Given the rejections of the null reported when researchers conduct type A tests, it is hardly surprising to find that type B tests result in even stronger rejections. Thus, Geweke and Feige (1978), Hakkio (1981), Hansen and Hodrick (1980), Hsieh (1984) and MacDonald and Taylor (1991) all test the orthogonality of the forward rate forecast error with respect to own lagged forecast errors and lagged forecast errors from other foreign exchange markets and find that the null hypothesis Γ=0 is resoundingly rejected.

3. Rationalizing inefficiency findings

The rejection of the EMH is usually explained in one of two ways. As noted above, the EMH is a joint null hypothesis of rational expectations and an assumption concerning the attitude of agents toward risk. Often, it has been tested under the assumption of risk neutrality. Thus, the first, and by far the most popular explanation of the inefficiency finding is to argue that agents are risk averse and therefore that λt is non-zero in (21). For examples of attempts to model or test for the foreign exchange risk premium econometrically see, inter alia, Fama (1984); Hansen and Hodrick (1983); Domowitz and Hakkio (1985); Wolff (1987); and Taylor (1988b, 1991a). By and large, however, the risk premium has proved elusive in that few of these authors report satisfactory estimates of it. 2/

Alternatively, researchers have sought to explain rejection in terms of a failure, in some sense, of the expectations component of the joint hypothesis.

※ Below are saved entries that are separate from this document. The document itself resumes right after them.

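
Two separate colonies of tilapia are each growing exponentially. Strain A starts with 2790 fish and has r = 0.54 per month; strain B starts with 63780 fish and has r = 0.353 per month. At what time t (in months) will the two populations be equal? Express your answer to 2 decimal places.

16.73 months

Set 2790·e^(0.54t) = 63780·e^(0.353t).
e^((0.54 − 0.353)t) = 63780/2790 → e^(0.187·t) = 22.86.
0.187·t = ln(22.86) = 3.1294, so t = 3.1294/0.187 = 16.735.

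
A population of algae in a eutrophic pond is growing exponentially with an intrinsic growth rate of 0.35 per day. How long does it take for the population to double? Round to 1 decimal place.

2.0 days

Doubling time t_d = ln(2)/r = 0.6931/0.35 = 1.9804.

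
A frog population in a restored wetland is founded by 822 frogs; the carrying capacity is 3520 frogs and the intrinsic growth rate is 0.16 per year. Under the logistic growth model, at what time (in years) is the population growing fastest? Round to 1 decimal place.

Logistic growth is fastest at N = K/2 = 1760.
A = (K − N₀)/N₀ = 3.2822. Set K/(1 + A·e^(−rt)) = K/2 → A·e^(−rt) = 1.
e^(−0.16t) = 1/3.2822 = 0.30467, so t = ln(3.2822)/0.16 = 1.1885/0.16 = 7.4283.

7.4 years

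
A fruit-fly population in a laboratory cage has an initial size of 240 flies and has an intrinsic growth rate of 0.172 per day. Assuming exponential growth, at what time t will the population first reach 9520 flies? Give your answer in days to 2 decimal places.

21.40 days

Set N₀·e^(rt) = 9520: e^(0.172·t) = 9520/240 = 39.667.
0.172·t = ln(39.667) = 3.6805, so t = 3.6805/0.172 = 21.398.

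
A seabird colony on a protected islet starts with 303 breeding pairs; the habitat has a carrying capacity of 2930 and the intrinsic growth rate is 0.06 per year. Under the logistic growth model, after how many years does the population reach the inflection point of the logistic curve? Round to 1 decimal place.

Logistic growth is fastest at N = K/2 = 1465.
A = (K − N₀)/N₀ = 8.67. Set K/(1 + A·e^(−rt)) = K/2 → A·e^(−rt) = 1.
e^(−0.06t) = 1/8.67 = 0.115341, so t = ln(8.67)/0.06 = 2.1599/0.06 = 35.998.

36.0 years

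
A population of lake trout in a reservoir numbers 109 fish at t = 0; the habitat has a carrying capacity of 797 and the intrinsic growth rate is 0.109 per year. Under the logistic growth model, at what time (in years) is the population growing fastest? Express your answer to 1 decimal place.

Logistic growth is fastest at N = K/2 = 398.5.
A = (K − N₀)/N₀ = 6.3119. Set K/(1 + A·e^(−rt)) = K/2 → A·e^(−rt) = 1.
e^(−0.109t) = 1/6.3119 = 0.15843, so t = ln(6.3119)/0.109 = 1.8424/0.109 = 16.903.

16.9 years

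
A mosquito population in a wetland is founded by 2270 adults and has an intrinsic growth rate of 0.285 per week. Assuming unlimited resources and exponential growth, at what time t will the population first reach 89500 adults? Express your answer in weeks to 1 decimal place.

Set N₀·e^(rt) = 89500: e^(0.285·t) = 89500/2270 = 39.427.
0.285·t = ln(39.427) = 3.6745, so t = 3.6745/0.285 = 12.893.

12.9 weeks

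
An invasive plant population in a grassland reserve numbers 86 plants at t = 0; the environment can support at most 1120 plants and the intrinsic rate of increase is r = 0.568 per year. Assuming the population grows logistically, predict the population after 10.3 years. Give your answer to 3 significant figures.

A = (K − N₀)/N₀ = (1120 − 86)/86 = 12.023.
N(t) = K/(1 + A·e^(−rt)) = 1120/(1 + 12.023×e^(−0.568×10.3)).
e^(−5.85) = 0.0028787; denominator = 1 + 12.023×0.0028787 = 1.0346.
N = 1120/1.0346 = 1082.53.

1080 plants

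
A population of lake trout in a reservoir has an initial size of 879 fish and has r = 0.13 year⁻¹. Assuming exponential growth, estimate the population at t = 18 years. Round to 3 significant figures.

9130 fish

N(t) = N₀·e^(rt) = 879 × e^(0.13×18) = 879 × e^2.34.
e^2.34 ≈ 10.381, so N ≈ 879 × 10.381 = 9125.11.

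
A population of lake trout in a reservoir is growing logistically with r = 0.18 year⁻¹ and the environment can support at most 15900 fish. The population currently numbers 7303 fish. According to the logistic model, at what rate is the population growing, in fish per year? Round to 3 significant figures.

711 fish per year

dN/dt = rN(1 − N/K) = 0.18 × 7303 × (1 − 7303/15900).
1 − 7303/15900 = 0.54069; dN/dt = 0.18 × 7303 × 0.54069 = 710.76.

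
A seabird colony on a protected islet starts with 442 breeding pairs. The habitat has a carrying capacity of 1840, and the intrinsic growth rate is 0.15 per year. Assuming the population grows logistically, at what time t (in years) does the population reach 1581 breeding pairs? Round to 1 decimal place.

A = (K − N₀)/N₀ = (1840 − 442)/442 = 3.1629.
Solve 1840/(1 + 3.1629·e^(−0.15t)) = 1581: 1 + 3.1629·e^(−0.15t) = 1.1638, so e^(−0.15t) = 0.0517944.
−0.15·t = ln(0.0517944) = -2.9605, so t = 2.9605/0.15 = 19.736.

19.7 years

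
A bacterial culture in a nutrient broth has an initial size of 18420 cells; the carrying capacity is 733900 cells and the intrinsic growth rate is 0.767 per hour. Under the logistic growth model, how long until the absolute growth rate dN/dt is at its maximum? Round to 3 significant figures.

4.77 hours

Logistic growth is fastest at N = K/2 = 366950.
A = (K − N₀)/N₀ = 38.843. Set K/(1 + A·e^(−rt)) = K/2 → A·e^(−rt) = 1.
e^(−0.767t) = 1/38.843 = 0.025745, so t = ln(38.843)/0.767 = 3.6595/0.767 = 4.7712.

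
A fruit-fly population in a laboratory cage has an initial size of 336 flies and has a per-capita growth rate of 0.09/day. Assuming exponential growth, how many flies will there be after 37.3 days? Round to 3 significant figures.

9640 flies

N(t) = N₀·e^(rt) = 336 × e^(0.09×37.3) = 336 × e^3.357.
e^3.357 ≈ 28.703, so N ≈ 336 × 28.703 = 9644.19.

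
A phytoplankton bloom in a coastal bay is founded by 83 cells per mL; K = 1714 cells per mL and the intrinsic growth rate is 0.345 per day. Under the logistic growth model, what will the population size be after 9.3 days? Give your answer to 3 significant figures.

A = (K − N₀)/N₀ = (1714 − 83)/83 = 19.651.
N(t) = K/(1 + A·e^(−rt)) = 1714/(1 + 19.651×e^(−0.345×9.3)).
e^(−3.208) = 0.040417; denominator = 1 + 19.651×0.040417 = 1.7942.
N = 1714/1.7942 = 955.289.

955 cells per mL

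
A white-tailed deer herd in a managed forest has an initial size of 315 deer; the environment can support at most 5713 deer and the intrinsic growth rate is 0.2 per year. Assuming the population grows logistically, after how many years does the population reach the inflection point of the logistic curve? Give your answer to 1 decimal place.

Logistic growth is fastest at N = K/2 = 2856.5.
A = (K − N₀)/N₀ = 17.137. Set K/(1 + A·e^(−rt)) = K/2 → A·e^(−rt) = 1.
e^(−0.2t) = 1/17.137 = 0.0583549, so t = ln(17.137)/0.2 = 2.8412/0.2 = 14.206.

14.2 years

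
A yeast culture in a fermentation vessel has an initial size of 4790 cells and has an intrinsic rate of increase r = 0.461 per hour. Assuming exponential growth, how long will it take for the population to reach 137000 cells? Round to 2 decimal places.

7.27 hours

Set N₀·e^(rt) = 137000: e^(0.461·t) = 137000/4790 = 28.601.
0.461·t = ln(28.601) = 3.3535, so t = 3.3535/0.461 = 7.2743.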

Examples in this group are: the ‘peso problem’ suggested by Krasker (1980); 1/ the rational bubbles phenomenon, originally suggested by Flood and Garber (1980); or inefficient information processing, as suggested by Bilson (1981), (see MacDonald and Taylor 1992 for a more detailed survey).

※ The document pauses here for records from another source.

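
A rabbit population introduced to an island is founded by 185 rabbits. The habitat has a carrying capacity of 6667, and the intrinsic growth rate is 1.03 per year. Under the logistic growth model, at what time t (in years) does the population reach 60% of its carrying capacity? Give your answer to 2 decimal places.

A = (K − N₀)/N₀ = (6667 − 185)/185 = 35.038.
Solve 6667/(1 + 35.038·e^(−1.03t)) = 4000.2: 1 + 35.038·e^(−1.03t) = 1.6667, so e^(−1.03t) = 0.019027.
−1.03·t = ln(0.019027) = -3.9619, so t = 3.9619/1.03 = 3.8465.

3.85 years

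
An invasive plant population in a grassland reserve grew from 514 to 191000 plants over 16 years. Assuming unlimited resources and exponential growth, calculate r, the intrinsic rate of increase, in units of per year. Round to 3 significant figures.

From N(t) = N₀·e^(rt): e^(r·16) = 191000/514 = 371.6.
r·16 = ln(371.6) = 5.9178, so r = 5.9178/16 = 0.36986.

0.370 per year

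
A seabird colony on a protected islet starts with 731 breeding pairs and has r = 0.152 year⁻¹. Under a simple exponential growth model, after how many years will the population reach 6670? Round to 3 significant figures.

Set N₀·e^(rt) = 6670: e^(0.152·t) = 6670/731 = 9.1245.
0.152·t = ln(9.1245) = 2.211, so t = 2.211/0.152 = 14.546.

14.5 years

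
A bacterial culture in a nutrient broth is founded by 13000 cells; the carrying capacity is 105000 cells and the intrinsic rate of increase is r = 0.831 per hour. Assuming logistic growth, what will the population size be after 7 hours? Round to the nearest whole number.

102834 cells

A = (K − N₀)/N₀ = (105000 − 13000)/13000 = 7.0769.
N(t) = K/(1 + A·e^(−rt)) = 105000/(1 + 7.0769×e^(−0.831×7)).
e^(−5.817) = 0.0029765; denominator = 1 + 7.0769×0.0029765 = 1.0211.
N = 105000/1.0211 = 102834.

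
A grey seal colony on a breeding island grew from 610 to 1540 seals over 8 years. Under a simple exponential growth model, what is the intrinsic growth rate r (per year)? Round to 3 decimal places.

From N(t) = N₀·e^(rt): e^(r·8) = 1540/610 = 2.5246.
r·8 = ln(2.5246) = 0.92608, so r = 0.92608/8 = 0.11576.

0.116 per year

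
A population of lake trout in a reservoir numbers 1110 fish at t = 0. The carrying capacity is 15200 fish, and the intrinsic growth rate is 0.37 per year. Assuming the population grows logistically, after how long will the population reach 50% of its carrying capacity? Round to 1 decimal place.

6.9 years

A = (K − N₀)/N₀ = (15200 − 1110)/1110 = 12.694.
Solve 15200/(1 + 12.694·e^(−0.37t)) = 7600: 1 + 12.694·e^(−0.37t) = 2, so e^(−0.37t) = 0.0787793.
−0.37·t = ln(0.0787793) = -2.5411, so t = 2.5411/0.37 = 6.8679.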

A problem with each of these possible rationalizations of the inefficiency finding is that in order to test for a failure in one leg of the EMH, the researcher must must normally assume that the other component of the joint hypothesis is valid. For example, all of the investigations of foreign exchange risk premia cited above are conducted conditional on the assumption of rational expectations. Clearly one would like to be able to conduct tests of each component of the joint hypothesis in order to discern which component joint is at fault. The recent availability of survey data on exchange rate expectations, from a variety of sources, has allowed researchers to do just that. For example, Frankel and Froot (1987, and 1990), MacDonald and Torrance (1988b, 1990) and Taylor (1989a) all use the median of various exchange rate surveys to this end. The broad conclusion to emerge from this research is that the joint hypothesis fails both because agents are risk-averse and because their expectations do not conform to the rational expectations hypothesis (Takagi, 1991; MacDonald and Taylor, 1992). Furthermore, Ito (1990) demonstrates, using a highly disaggregated survey data base that exchange rate expectations appear to be highly heterogeneous. 2/

4. The efficient markets hypothesis: anything left?

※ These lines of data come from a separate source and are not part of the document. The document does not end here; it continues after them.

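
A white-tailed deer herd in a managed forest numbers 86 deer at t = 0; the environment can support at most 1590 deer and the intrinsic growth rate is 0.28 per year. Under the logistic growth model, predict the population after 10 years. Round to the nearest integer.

771 deer

A = (K − N₀)/N₀ = (1590 − 86)/86 = 17.488.
N(t) = K/(1 + A·e^(−rt)) = 1590/(1 + 17.488×e^(−0.28×10)).
e^(−2.8) = 0.06081; denominator = 1 + 17.488×0.06081 = 2.0635.
N = 1590/2.0635 = 770.547.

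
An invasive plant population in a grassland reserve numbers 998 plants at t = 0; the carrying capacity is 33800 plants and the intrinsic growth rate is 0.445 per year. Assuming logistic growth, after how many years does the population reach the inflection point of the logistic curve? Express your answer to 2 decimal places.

Logistic growth is fastest at N = K/2 = 16900.
A = (K − N₀)/N₀ = 32.868. Set K/(1 + A·e^(−rt)) = K/2 → A·e^(−rt) = 1.
e^(−0.445t) = 1/32.868 = 0.030425, so t = ln(32.868)/0.445 = 3.4925/0.445 = 7.8483.

7.85 years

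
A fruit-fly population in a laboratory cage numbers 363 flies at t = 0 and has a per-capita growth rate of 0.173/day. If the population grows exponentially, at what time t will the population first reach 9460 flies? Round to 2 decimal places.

18.85 days

Set N₀·e^(rt) = 9460: e^(0.173·t) = 9460/363 = 26.061.
0.173·t = ln(26.061) = 3.2604, so t = 3.2604/0.173 = 18.846.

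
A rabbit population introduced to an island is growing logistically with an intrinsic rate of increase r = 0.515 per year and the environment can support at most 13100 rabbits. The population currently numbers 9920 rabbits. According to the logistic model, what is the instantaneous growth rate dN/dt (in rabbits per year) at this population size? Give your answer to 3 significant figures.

1240 rabbits per year

dN/dt = rN(1 − N/K) = 0.515 × 9920 × (1 − 9920/13100).
1 − 9920/13100 = 0.24275; dN/dt = 0.515 × 9920 × 0.24275 = 1240.2.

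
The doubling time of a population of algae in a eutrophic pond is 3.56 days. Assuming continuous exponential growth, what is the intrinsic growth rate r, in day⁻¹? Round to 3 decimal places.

0.195 per day

r = ln(2)/t_d = 0.6931/3.56 = 0.1947.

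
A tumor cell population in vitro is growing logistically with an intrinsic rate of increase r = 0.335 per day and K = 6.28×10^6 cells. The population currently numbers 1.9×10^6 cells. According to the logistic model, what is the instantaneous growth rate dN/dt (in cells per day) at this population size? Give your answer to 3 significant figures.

dN/dt = rN(1 − N/K) = 0.335 × 1.9×10^6 × (1 − 1.9×10^6/6.28×10^6).
1 − 1.9×10^6/6.28×10^6 = 0.69745; dN/dt = 0.335 × 1.9×10^6 × 0.69745 = 4.43928×10^5.

444000 cells per day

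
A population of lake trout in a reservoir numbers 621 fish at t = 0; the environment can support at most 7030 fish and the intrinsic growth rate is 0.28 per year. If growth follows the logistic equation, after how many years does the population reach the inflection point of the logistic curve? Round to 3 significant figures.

8.34 years

Logistic growth is fastest at N = K/2 = 3515.
A = (K − N₀)/N₀ = 10.32. Set K/(1 + A·e^(−rt)) = K/2 → A·e^(−rt) = 1.
e^(−0.28t) = 1/10.32 = 0.096895, so t = ln(10.32)/0.28 = 2.3341/0.28 = 8.3362.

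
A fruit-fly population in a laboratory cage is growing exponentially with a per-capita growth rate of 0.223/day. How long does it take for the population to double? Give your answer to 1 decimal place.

Doubling time t_d = ln(2)/r = 0.6931/0.223 = 3.1083.

3.1 days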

There is now overwhelming evidence to suggest that the forward foreign exchange rate is a biased and inefficient predictor of the future spot rate. The simpler version of the EMH (i.e., assuming risk neutrality) thus seems to have been decisively rejected for the foreign exchange market. 3/ This result is commonly explained either in terms of a time-varying risk premium or in terms of some problem with the expectations leg of the joint hypothesis of market efficiency. The time-varying risk premium story, although intuitively extremely plausible, receives rather mixed support from the data, and at best we must conclude that the jury is still out on this as an explanation. Furthermore, a number of researchers have argued that the use of a time-varying risk premium is a rather vacuous device which “has no function but tautologically to save the theory.” (Mankiw and Summers, 1984). 1/ Perhaps then the failure of the joint efficiency hypothesis should be traced to the expectations leg of the joint hypothesis. The reported profitability of some simple trading rules would certainly seem to point in this direction. Indeed MacDonald and Young (1986), Frankel and Froot (1987), Goodhart (1988) and Allen and Taylor (1990) have recently argued that combining a chartist view of exchange rate determination with an equilibrium, or fundamentalist, view, offers a much more realistic view of how exchange rates are actually determined and helps to explain why the forward rate is such a poor predictor of the future exchange rate. 2/ Combining this view with a fresh approach to the underlying fundamentals (e.g., Dooley, Isard, and Taylor, 1991) is an approach which we believe offers a great deal of potential for future research on exchange rate economics.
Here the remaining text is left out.